For decades, this strategy seemed to work. A succession of great governors from both parties was able to advance New Jersey’s interest as a state, often overcoming the opposition of local and regional bosses that might well have stymied similar efforts under prior versions of the constitution, under which the Legislature was supreme.

The state judiciary, led by the Supreme Court, became renowned for the quality of detached justice it delivered, and for landmark decisions in contexts ranging from contracts to school funding to the right to die.

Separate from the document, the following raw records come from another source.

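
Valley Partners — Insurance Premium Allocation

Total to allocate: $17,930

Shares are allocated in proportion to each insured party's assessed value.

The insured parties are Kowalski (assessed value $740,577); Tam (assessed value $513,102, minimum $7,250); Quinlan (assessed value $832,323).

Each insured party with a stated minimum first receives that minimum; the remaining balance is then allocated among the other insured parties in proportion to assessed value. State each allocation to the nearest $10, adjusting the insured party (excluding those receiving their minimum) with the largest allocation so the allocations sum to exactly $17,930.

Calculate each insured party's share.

Kowalski: $5,030; Tam: $7,250; Quinlan: $5,650

Minimums first: Tam $7,250. Residual $10,680.
Residual split over remaining assessed value 1,572,900: Kowalski 5,028.52 → $5,030; Quinlan 5,651.48 → $5,650.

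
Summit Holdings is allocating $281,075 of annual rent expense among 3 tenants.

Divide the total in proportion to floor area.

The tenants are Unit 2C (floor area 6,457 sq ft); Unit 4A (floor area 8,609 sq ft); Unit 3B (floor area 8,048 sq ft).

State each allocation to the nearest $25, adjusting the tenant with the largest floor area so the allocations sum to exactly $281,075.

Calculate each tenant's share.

Unit 2C: $78,525; Unit 4A: $104,675; Unit 3B: $97,875

Floor area total: 6,457 + 8,609 + 8,048 = 23,114.
Pro-rata amounts: Unit 2C 78,519.57; Unit 4A 104,688.70; Unit 3B 97,866.73.
At nearest $25: Unit 2C $78,525; Unit 4A $104,700; Unit 3B $97,875. Sum = $281,100.
Difference $281,075 − $281,100 = −$25 applied to largest floor area (Unit 4A): Unit 4A becomes $104,675.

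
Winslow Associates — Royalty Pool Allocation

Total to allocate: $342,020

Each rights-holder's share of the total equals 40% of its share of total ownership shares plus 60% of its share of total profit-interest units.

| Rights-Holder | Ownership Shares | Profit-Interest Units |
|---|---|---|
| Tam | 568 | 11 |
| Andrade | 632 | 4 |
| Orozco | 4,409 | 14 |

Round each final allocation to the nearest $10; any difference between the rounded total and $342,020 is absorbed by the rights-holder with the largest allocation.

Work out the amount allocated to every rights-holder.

Totals — ownership shares 5,609, profit-interest units 29.
Blended shares (40% ownership shares + 60% profit-interest units): Tam 0.2681; Andrade 0.1278; Orozco 0.6041.
Unrounded shares: Tam 91,693.01; Andrade 43,720.09; Orozco 206,606.90.
At nearest $10: Tam $91,690; Andrade $43,720; Orozco $206,610. Sum = $342,020.
Sum already equals the total — no adjustment.

Tam: $91,690; Andrade: $43,720; Orozco: $206,610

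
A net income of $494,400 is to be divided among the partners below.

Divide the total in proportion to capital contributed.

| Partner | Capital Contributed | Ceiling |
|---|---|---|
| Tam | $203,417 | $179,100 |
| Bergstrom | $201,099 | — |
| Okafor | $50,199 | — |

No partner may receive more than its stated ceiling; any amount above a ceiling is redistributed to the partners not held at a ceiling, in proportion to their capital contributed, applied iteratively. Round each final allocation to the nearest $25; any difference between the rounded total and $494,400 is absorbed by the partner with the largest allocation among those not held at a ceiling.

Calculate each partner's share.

Tam: $179,100 · Bergstrom: $252,325 · Okafor: $62,975

Sum of capital contributed: 454,715.
Unconstrained shares: Tam 221,170.11; Bergstrom 218,649.80; Okafor 54,580.09.
Cap binds for Tam ($179,100); remaining pool $315,300 reallocated over remaining capital contributed 251,298.
Shares after redistribution: Bergstrom 252,316.03 → $252,325; Okafor 62,983.97 → $62,975.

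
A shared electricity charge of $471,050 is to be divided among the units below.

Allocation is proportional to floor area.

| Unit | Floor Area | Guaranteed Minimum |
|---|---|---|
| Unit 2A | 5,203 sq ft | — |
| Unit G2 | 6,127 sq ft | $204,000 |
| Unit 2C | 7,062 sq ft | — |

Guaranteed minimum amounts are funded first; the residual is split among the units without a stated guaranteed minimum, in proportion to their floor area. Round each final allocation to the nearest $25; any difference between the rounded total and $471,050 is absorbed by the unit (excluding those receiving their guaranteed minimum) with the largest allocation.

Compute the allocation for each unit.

Unit 2A: $113,275 | Unit G2: $204,000 | Unit 2C: $153,775

Minimums first: Unit G2 $204,000. Remaining pool $267,050.
Remaining pool split over remaining floor area 12,265: Unit 2A 113,286.68 → $113,275; Unit 2C 153,763.32 → $153,775.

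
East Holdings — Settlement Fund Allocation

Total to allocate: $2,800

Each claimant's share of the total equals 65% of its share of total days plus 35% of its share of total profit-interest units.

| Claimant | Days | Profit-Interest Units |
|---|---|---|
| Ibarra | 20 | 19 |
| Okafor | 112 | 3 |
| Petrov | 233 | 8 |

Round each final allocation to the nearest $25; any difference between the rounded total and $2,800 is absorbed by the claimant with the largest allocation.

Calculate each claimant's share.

Ibarra: $725 · Okafor: $650 · Petrov: $1,425

Days total 365; profit-interest units total 30.
Combined weights (65% days + 35% profit-interest units): Ibarra 0.2573; Okafor 0.2345; Petrov 0.5083.
Raw shares: Ibarra 720.39; Okafor 656.47; Petrov 1,423.14.
At nearest $25: Ibarra $725; Okafor $650; Petrov $1,425. Sum = $2,800.
Rounded total matches; no reconciliation needed.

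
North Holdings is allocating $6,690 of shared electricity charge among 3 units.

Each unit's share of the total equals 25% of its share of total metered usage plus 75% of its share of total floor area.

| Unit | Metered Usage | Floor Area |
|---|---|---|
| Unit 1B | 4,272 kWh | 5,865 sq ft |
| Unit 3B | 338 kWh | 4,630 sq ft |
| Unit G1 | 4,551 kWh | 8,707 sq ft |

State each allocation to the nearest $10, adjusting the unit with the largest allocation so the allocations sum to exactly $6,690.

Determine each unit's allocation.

Totals — metered usage 9,161, floor area 19,202.
Combined weights (25% metered usage + 75% floor area): Unit 1B 0.3457; Unit 3B 0.1901; Unit G1 0.4643.
Unrounded shares: Unit 1B 2,312.46; Unit 3B 1,271.53; Unit G1 3,106.01.
At nearest $10: Unit 1B $2,310; Unit 3B $1,270; Unit G1 $3,110. Sum = $6,690.
No rounding difference to absorb.

Unit 1B: $2,310; Unit 3B: $1,270; Unit G1: $3,110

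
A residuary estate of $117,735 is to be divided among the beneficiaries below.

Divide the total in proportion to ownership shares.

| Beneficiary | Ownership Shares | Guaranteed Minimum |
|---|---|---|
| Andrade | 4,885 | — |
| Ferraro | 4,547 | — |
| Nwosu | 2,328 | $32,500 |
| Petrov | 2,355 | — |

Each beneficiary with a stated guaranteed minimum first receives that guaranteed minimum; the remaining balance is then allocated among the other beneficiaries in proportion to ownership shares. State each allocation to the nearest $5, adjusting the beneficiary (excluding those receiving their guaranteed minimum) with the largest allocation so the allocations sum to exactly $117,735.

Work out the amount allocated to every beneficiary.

Guaranteed amounts: Nwosu $32,500. Remaining pool $85,235.
Remaining pool split over remaining ownership shares 11,787: Andrade 35,324.76 → $35,325; Ferraro 32,880.59 → $32,880; Petrov 17,029.64 → $17,030.

Andrade: $35,325; Ferraro: $32,880; Nwosu: $32,500; Petrov: $17,030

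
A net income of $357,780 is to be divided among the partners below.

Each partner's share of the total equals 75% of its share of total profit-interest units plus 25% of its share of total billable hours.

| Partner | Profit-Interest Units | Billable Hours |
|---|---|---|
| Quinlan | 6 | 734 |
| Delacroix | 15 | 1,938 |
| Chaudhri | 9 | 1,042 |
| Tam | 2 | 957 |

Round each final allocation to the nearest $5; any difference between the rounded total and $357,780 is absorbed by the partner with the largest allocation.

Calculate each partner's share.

Quinlan: $64,370 | Delacroix: $162,895 | Chaudhri: $95,420 | Tam: $35,095

Totals — profit-interest units 32, billable hours 4,671.
Blended shares (75% profit-interest units + 25% billable hours): Quinlan 0.1799; Delacroix 0.4553; Chaudhri 0.2667; Tam 0.0981.
Unrounded shares: Quinlan 64,368.18; Delacroix 162,892.80; Chaudhri 95,422.48; Tam 35,096.53.
Rounded to nearest $5: Quinlan $64,370; Delacroix $162,895; Chaudhri $95,420; Tam $35,095. Sum = $357,780.
Rounded total matches; no reconciliation needed.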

Rutgers, for its part, quickly became one of the elite research universities in the nation, as one of only 61 out of 4,500 universities admitted to the Association of American Universities. Equally important, Rutgers became an indispensable voice for the interests of New Jersey as a state, providing the scholarly underpinnings for many of the important legal and policy objectives advanced by the governors and the courts.
But the atomizing force of what former Assembly Speaker Alan Karcher termed “New Jersey’s multiple municipal madness” was never entirely vanquished. The provision of state revenues did little to supplant property taxes; state revenues became, instead, a supplement.